The FTSE 100 (FTSEINDICES: ^FTSE) has been the victim of some vicious headlines this year. Words like falter, fear, worst, lowest, concern and crisis have been used with abandon.
To date, the index is down 242 points since the beginning of 2014, and breaking news in Ukraine continues at a clip, battering the index on an almost daily basis.
If your money is tied up in the stock market, it’s perhaps understandable that you’ve felt one or two of the above words yourself — fear and concern.
If you’re worried, I’d say that’s a pretty natural inclination. You may also feel the inclination to protect your wealth. That is: avoid the market and save your cash instead.
To that end, I’d implore holding your nerve. There’s no better option than equities, and I’ll explain why.
Gold isn’t the safest haven
A long-time favourite of nervous investors seeking a safe haven is gold. Gold was out of favour for most of 2013, as the price of the metal fell 25%. This was gold’s biggest decline since 1981.
The first aspect to gold’s price is basic supply and demand. If there’s more of the stuff than people want then the price falls. The reverse, naturally, is true as well.
But in times of crisis the price soars, as we’ve seen over the course of the past month, with gold hitting a six-month high last week.
The price is volatile, however, and gold has since fallen back as tensions over Ukraine have eased.
Look at it this way
For comparison’s sake, gold is useful. When you buy gold you’re buying something tangible — it’s heavy, shiny and yellow.

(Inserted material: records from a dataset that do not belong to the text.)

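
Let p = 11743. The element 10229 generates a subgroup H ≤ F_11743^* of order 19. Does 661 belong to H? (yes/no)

⟨10229⟩ has order 19; its elements mod 11743 are {1, 560, 661, 692, 981, 2164, 2311, 2430, 2576, 6127, 8282, 9144, 9182, 9399, 9501, 9914, 10229, 10355, 11178}.
661 is in this set.

yes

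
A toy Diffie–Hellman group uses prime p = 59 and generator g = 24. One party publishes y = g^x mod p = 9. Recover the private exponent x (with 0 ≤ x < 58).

Baby-step giant-step with m = ceil(sqrt(58)) = 8.
Baby table (24^j mod 59 for j=0..7):
  0:1  1:24  2:45  3:18  4:19  5:43  6:29  7:47
Giant step factor: 24^(-8) ≡ 17 (mod 59).
Scan 9·17^i mod 59 for i = 0, 1, …:
  i=0: 9   i=1: 35   i=2: 5   i=3: 26
  i=4: 29
Match at i=4, j=6: x = 4·8 + 6 = 38.

38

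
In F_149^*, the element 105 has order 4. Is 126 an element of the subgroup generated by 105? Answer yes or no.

no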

When you invest in the market your purchases might look fuzzy sometimes. Coloured arrows, graphs and charts fly around with abandon.
What it comes down to is this: when you buy shares in the FTSE 100, you’re buying into British business. That’s the main thing you need to know.
Unlike gold, these companies — that you become part-owner of — pay you an income. Moreover, you can spread the risk over a range of different industries.
Right now, shares are affordable
Five years ago, the FTSE 100 fell below 3,500. The banking system was on its knees but since then shares in the taxpayer bailed out banks Lloyds and RBS are up 71% and 40% respectively.
If you were brave enough to buy shares in Barclays your investment would have surged 222%.
As the UK economy recovers, analysts expect the blue-chip index to hit 7,000 as early as mid-April. Before that happens, if you’ve got the nerve, there are attractive blue-chips trading at a deep discount.